Mes nuits avec mes ennemies


L'été a basculé dans l'automne et avec la fraîcheur apparaissent les premières (grosses) araignées. Elles replient leur transat, rangent leurs vêtements légers et se faufilent dans les habitations pour y chercher quelques degrés supplémentaires. Leur compagnie est discrète : elles se déplacent sans bruit et n'élèvent jamais la voix.
Souvent elles établissent leur campement domestique dès fin août. Mais c'est seulement hier qu'elles ont fait leur apparition dans ma chambre. Car elles étaient deux, oui ! Si je ne peux réprimer un sursaut à leur vue, il est hors de question pour moi de leur faire du mal. Elles sont plus impressionnantes que méchantes. L'une se tenait sur le mur, au-dessus des doubles-rideaux, l'autre était arrimée au plafond, pas à l’aplomb de mon lit heureusement. J'étais ainsi en compagnie de trois grosses bêtes noires, puisque Lara dormait sur le canapé. Ma hantise : qu'un de ces arachnides (à l'exclusion de Lara, qui ne se déplace jamais au plafond) ne tombe sur moi pendant mon sommeil et n'entreprenne de me chatouiller la figure. J'ai peur de me réveiller prisonnière d'une toile gluante, incapable de m'en dépêtrer, apprêtée pour le petit-déjeuner de ces animaux. Comme l'infortuné Frodon dans Le Seigneur des Anneaux.
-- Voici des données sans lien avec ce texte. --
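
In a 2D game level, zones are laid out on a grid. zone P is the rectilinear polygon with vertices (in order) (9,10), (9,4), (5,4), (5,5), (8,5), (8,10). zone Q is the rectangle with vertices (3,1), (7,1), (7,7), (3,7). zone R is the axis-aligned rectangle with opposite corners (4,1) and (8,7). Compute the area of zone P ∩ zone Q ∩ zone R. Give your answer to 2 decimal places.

2.00

The intersection is the polygon with vertices (5,5), (7,5), (7,4), (5,4).
By the shoelace formula its area is 2.00.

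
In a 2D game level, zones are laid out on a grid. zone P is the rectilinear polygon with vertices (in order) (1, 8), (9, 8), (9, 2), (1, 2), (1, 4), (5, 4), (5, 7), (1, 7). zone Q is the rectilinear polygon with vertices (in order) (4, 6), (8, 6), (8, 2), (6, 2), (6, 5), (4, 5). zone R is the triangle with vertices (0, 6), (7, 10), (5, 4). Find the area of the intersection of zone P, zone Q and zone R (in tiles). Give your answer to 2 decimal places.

The intersection is the polygon with vertices (5,5), (5,6), (5.667,6), (5.333,5).
By the shoelace formula its area is 0.50.

0.50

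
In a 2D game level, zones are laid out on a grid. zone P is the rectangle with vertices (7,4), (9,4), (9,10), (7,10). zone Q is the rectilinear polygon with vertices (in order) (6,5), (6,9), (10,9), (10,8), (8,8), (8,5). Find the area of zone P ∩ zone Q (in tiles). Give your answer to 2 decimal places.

The intersection is the polygon with vertices (9,8), (8,8), (8,5), (7,5), (7,9), (9,9).
By the shoelace formula its area is 5.00.

5.00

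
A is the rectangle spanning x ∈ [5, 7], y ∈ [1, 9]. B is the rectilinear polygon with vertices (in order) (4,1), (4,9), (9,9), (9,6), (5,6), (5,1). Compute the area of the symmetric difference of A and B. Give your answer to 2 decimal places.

|A| = 16, |B| = 20, |A∩B| = 6.
|A △ B| = |A| + |B| − 2·|A∩B| = 16 + 20 − 12 = 24.00.

24.00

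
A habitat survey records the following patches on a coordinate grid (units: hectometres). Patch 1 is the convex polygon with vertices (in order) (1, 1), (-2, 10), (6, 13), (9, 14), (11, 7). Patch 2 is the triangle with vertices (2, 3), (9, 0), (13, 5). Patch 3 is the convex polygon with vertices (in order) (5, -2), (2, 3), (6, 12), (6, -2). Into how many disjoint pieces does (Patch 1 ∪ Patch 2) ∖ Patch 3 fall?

(Patch 1 ∪ Patch 2) ∖ Patch 3 splits into 2 disjoint pieces (area 78.6324, area 18.6169).

2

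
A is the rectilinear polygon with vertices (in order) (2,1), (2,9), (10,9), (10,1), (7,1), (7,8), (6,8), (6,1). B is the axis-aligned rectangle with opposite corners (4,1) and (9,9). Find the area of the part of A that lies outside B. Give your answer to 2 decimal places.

|A| = 57, |A∩B| = 33.
|A ∖ B| = |A| − |A∩B| = 57 − 33 = 24.00.

24.00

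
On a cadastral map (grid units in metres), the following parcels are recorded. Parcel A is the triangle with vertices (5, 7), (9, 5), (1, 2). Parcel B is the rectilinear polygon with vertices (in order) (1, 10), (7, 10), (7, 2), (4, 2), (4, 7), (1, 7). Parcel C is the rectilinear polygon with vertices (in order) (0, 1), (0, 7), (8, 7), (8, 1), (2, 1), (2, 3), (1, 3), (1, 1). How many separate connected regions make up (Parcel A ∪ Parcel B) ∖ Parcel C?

3

(Parcel A ∪ Parcel B) ∖ Parcel C splits into 3 disjoint pieces (area 0.4375, area 0.4125, area 18).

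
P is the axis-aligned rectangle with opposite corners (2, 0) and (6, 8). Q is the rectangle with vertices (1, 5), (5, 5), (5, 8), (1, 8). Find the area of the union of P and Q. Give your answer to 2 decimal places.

By inclusion–exclusion:
Individual areas: |P| = 32, |Q| = 12.
|P∩Q|: x∈[2,5], y∈[5,8] → 3·3 = 9.
|P ∪ Q| = 44 − 9 = 35.00.

35.00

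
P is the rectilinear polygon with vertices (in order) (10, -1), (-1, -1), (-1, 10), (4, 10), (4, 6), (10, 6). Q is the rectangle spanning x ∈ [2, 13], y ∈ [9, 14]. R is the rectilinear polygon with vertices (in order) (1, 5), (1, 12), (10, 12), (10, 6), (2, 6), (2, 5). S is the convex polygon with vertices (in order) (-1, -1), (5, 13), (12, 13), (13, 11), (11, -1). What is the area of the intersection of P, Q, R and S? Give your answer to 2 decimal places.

The intersection is the polygon with vertices (3.286,9), (3.714,10), (4,10), (4,9).
By the shoelace formula its area is 0.50.

0.50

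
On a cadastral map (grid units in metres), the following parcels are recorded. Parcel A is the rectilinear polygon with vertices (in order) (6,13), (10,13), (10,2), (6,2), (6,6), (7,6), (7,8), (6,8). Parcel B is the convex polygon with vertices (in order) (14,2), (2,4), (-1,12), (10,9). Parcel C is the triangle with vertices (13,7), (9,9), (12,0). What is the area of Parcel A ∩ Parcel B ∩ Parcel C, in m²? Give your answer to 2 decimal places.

1.25

The intersection is the polygon with vertices (10,6), (9,9), (10,8.5).
By the shoelace formula its area is 1.25.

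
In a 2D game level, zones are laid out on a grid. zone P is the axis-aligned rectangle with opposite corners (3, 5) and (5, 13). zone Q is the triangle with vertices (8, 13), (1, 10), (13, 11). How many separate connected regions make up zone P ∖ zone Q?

zone P ∖ zone Q splits into 2 disjoint pieces (area 10.5, area 3.4286).

2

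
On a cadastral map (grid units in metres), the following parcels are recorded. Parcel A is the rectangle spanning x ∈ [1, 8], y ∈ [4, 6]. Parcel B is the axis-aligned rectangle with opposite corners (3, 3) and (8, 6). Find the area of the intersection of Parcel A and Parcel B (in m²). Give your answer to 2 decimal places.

|Parcel A∩Parcel B|: x∈[3,8], y∈[4,6] → 5·2 = 10.

10.00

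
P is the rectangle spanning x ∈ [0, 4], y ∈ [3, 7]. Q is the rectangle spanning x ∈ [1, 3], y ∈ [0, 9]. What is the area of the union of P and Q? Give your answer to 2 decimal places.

By inclusion–exclusion:
Individual areas: |P| = 16, |Q| = 18.
|P∩Q|: x∈[1,3], y∈[3,7] → 2·4 = 8.
|P ∪ Q| = 34 − 8 = 26.00.

26.00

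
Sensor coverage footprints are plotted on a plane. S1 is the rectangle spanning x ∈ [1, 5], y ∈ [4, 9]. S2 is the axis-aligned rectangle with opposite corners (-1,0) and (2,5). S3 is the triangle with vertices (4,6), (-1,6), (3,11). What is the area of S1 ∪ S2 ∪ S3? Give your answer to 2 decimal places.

By inclusion–exclusion:
Individual areas: |S1| = 20, |S2| = 15, |S3| = 12.5.
|S1∩S2|: x∈[1,2], y∈[4,5] → 1·1 = 1.
|S1∩S3| = 8.
|S2∩S3| = 0.
|S1∩S2∩S3| = 0.
|S1 ∪ S2 ∪ S3| = 47.5 − 9 + 0 = 38.50.

38.50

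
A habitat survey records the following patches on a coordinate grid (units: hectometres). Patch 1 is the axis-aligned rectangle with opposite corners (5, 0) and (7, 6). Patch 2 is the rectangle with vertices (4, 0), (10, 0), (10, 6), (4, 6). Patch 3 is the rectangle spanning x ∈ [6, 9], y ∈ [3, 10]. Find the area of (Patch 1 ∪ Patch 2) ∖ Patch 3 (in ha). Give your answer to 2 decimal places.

27.00

|Patch 1 ∪ Patch 2| = 36.
|(Patch 1 ∪ Patch 2) ∩ Patch 3| = 9.
|(Patch 1 ∪ Patch 2) ∖ Patch 3| = 36 − 9 = 27.00.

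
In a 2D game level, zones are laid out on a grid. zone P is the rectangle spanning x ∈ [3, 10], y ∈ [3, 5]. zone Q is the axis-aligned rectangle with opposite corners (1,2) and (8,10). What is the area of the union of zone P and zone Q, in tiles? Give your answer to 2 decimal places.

By inclusion–exclusion:
Individual areas: |zone P| = 14, |zone Q| = 56.
|zone P∩zone Q|: x∈[3,8], y∈[3,5] → 5·2 = 10.
|zone P ∪ zone Q| = 70 − 10 = 60.00.

60.00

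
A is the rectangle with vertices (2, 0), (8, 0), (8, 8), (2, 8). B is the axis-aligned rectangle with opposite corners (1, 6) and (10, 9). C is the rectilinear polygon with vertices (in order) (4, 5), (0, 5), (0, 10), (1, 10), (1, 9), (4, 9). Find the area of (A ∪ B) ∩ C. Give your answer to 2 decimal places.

11.00

The region (A ∪ B) ∩ C is the polygon with vertices (2,6), (1,6), (1,9), (4,9), (4,5), (2,5).
By the shoelace formula its area is 11.00.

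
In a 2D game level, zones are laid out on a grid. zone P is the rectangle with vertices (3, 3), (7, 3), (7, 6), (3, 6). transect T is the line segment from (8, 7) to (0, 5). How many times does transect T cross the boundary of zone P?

2

The segment meets the boundary at (3,5.75), (4,6).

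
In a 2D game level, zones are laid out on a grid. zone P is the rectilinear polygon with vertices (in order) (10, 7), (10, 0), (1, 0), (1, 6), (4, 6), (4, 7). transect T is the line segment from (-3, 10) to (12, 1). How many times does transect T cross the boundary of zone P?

The segment meets the boundary at (10,2.2), (3.667,6).

2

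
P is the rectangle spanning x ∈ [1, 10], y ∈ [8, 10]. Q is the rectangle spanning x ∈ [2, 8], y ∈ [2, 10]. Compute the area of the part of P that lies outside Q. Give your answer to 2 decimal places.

6.00

|P∩Q|: x∈[2,8], y∈[8,10] → 6·2 = 12.
|P| = 18.
|P ∖ Q| = |P| − |P∩Q| = 18 − 12 = 6.00.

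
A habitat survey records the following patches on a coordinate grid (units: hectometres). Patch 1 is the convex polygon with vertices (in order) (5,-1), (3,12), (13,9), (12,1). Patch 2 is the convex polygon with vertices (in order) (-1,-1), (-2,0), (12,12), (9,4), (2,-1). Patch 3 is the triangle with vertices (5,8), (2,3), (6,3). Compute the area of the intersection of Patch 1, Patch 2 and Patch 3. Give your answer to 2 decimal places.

The intersection is the polygon with vertices (5.341,6.293), (6,3), (4.385,3), (4.048,5.184).
By the shoelace formula its area is 4.26.

4.26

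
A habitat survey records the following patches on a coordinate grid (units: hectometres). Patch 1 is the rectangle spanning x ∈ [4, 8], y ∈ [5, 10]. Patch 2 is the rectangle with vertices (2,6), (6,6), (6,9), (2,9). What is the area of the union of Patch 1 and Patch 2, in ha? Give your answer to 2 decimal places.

By inclusion–exclusion:
Individual areas: |Patch 1| = 20, |Patch 2| = 12.
|Patch 1∩Patch 2|: x∈[4,6], y∈[6,9] → 2·3 = 6.
|Patch 1 ∪ Patch 2| = 32 − 6 = 26.00.

26.00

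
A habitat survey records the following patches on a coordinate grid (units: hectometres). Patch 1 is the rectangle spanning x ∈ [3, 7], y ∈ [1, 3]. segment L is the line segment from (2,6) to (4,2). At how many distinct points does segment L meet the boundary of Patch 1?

1

The segment meets the boundary at (3.5,3).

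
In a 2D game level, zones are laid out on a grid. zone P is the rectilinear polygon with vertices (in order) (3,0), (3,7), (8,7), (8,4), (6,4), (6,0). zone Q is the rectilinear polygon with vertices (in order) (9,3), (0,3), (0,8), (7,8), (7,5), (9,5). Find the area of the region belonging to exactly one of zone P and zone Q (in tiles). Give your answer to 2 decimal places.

|zone P| = 27, |zone Q| = 39, |zone P∩zone Q| = 16.
|zone P △ zone Q| = |zone P| + |zone Q| − 2·|zone P∩zone Q| = 27 + 39 − 32 = 34.00.

34.00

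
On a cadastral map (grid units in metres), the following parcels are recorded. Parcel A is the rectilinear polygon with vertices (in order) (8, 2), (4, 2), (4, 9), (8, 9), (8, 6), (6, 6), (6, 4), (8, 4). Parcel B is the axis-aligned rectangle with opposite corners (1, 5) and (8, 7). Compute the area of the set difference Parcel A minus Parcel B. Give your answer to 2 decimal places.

18.00

|Parcel A| = 24, |Parcel A∩Parcel B| = 6.
|Parcel A ∖ Parcel B| = |Parcel A| − |Parcel A∩Parcel B| = 24 − 6 = 18.00.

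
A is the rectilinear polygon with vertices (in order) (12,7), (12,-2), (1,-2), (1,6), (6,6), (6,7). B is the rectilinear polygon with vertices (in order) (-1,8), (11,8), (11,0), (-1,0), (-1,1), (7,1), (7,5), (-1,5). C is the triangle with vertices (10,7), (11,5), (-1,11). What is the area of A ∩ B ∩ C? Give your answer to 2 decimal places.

The intersection is the polygon with vertices (10,7), (11,5), (7,7).
By the shoelace formula its area is 3.00.

3.00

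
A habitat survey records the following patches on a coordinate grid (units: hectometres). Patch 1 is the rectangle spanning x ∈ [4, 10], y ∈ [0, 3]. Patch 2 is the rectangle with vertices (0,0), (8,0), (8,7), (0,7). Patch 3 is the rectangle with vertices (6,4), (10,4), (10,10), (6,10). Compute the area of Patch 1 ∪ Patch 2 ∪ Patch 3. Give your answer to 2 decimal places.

By inclusion–exclusion:
Individual areas: |Patch 1| = 18, |Patch 2| = 56, |Patch 3| = 24.
|Patch 1∩Patch 2|: x∈[4,8], y∈[0,3] → 4·3 = 12.
|Patch 1∩Patch 3| = 0 (no overlap).
|Patch 2∩Patch 3|: x∈[6,8], y∈[4,7] → 2·3 = 6.
|Patch 1∩Patch 2∩Patch 3| = 0.
|Patch 1 ∪ Patch 2 ∪ Patch 3| = 98 − 18 + 0 = 80.00.

80.00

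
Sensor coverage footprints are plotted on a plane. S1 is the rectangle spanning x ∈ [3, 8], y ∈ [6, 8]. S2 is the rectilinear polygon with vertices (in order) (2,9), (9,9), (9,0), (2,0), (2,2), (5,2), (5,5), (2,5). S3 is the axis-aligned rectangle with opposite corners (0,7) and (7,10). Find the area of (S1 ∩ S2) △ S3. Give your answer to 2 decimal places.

23.00

|S1 ∩ S2| = 10.
|(S1 ∩ S2) ∩ S3| = 4.
|(S1 ∩ S2) △ S3| = 10 + 21 − 8 = 23.00.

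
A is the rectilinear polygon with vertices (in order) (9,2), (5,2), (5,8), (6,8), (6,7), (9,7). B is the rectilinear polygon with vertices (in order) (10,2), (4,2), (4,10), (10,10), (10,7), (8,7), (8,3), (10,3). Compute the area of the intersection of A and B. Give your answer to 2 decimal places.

17.00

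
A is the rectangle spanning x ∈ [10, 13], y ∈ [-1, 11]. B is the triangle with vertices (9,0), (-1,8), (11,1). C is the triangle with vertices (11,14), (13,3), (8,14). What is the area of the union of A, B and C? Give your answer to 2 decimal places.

56.68

By inclusion–exclusion:
Individual areas: |A| = 36, |B| = 13, |C| = 16.5.
|A∩B| = 0.5417.
|A∩C| = 8.2818.
|B∩C| = 0.
|A∩B∩C| = 0.
|A ∪ B ∪ C| = 65.5 − 8.8235 + 0 = 56.68.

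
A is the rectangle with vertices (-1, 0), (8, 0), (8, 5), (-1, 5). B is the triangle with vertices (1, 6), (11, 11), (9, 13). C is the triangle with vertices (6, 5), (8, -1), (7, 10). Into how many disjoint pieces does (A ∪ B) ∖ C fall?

3

(A ∪ B) ∖ C splits into 3 disjoint pieces (area 1.5909, area 39.1667, area 14.8454).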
Cependant nulle visiteuse nocturne n'est venue escalader mon oreiller. Au matin les deux monstres avaient disparu : je me demande où ils se planquent dans la journée.
Avec l'automne je retrouve aussi les effluves enveloppants et nostalgiques de L'Heure Bleue. Les années n'ont pas altéré sa magie. Je ne m'en lasse pas. La maison ne reculant devant aucun sacrifice, je m'en octroie deux ou trois pschitts de manière quasi rituelle le soir avant de me coucher. Contrairement aux araignées, mon parfum est encore là le matin. Peut-être a-t-il un effet répulsif sur ces bestioles ? Peut-être sont-elles réfractaires à l'art de Jacques Guerlain ? Je me réserve le droit de manifester mon désaccord mais ne leur en veux pas... Pas du tout !
Ceci m'amène à la grande question : quel parfum vais-je porter, outre L'Heure Bleue, cette saison ? J'ai senti quelques "sorties" parfumées de cette rentrée. Rien qui me convainque. Une "livraison" dont la banalité m'attriste. La seule mouillette que j'ai gardée dans ma poche est celle où j'avais vaporisé Vol de Nuit, l'octogénaire encore bien sémillant et qui n'a pas fini de distiller ses mystères. Mais il n'aime pas le froid. Non, je rêve à un Lutens : Rose de Nuit (encore un nom nocturne), une rose chyprée, musquée, aldéhydée, sombre, "sale", diraient les spécialistes. J'en ai une concrète (ou à présent ce qu'il en reste). Je ne suis pas très "rose" mais celle-ci m'a séduite à pas de loup. Pas attrayante au premier abord, mais vite enivrante, addictive une fois révélés ses charmes cachés. On est dans un sous-bois tapissé de mousse humide. Une faunesse est passée par là - ou une femme sauvage, à demi nue, à demi vêtue de peaux aux relents âcres et pourtant doux. Elle sème sur ses pas des pétales odorants. Rose, ô pure contradiction, volupté de n'être le sommeil de personne sous tant de paupières, s'exclame Rilke, mais sa voix se fêle et le vers s'achève dans un murmure.
Pour l'instant c'est un vœu pieux. Si je peux me procurer un jour ce jus dans son flacon-cloche, j'espère qu'il saura me rassurer et aura le même effet que L'Heure Bleue sur les araignées d'automne. Qui sont des petites bêtes frileuses. Comme moi.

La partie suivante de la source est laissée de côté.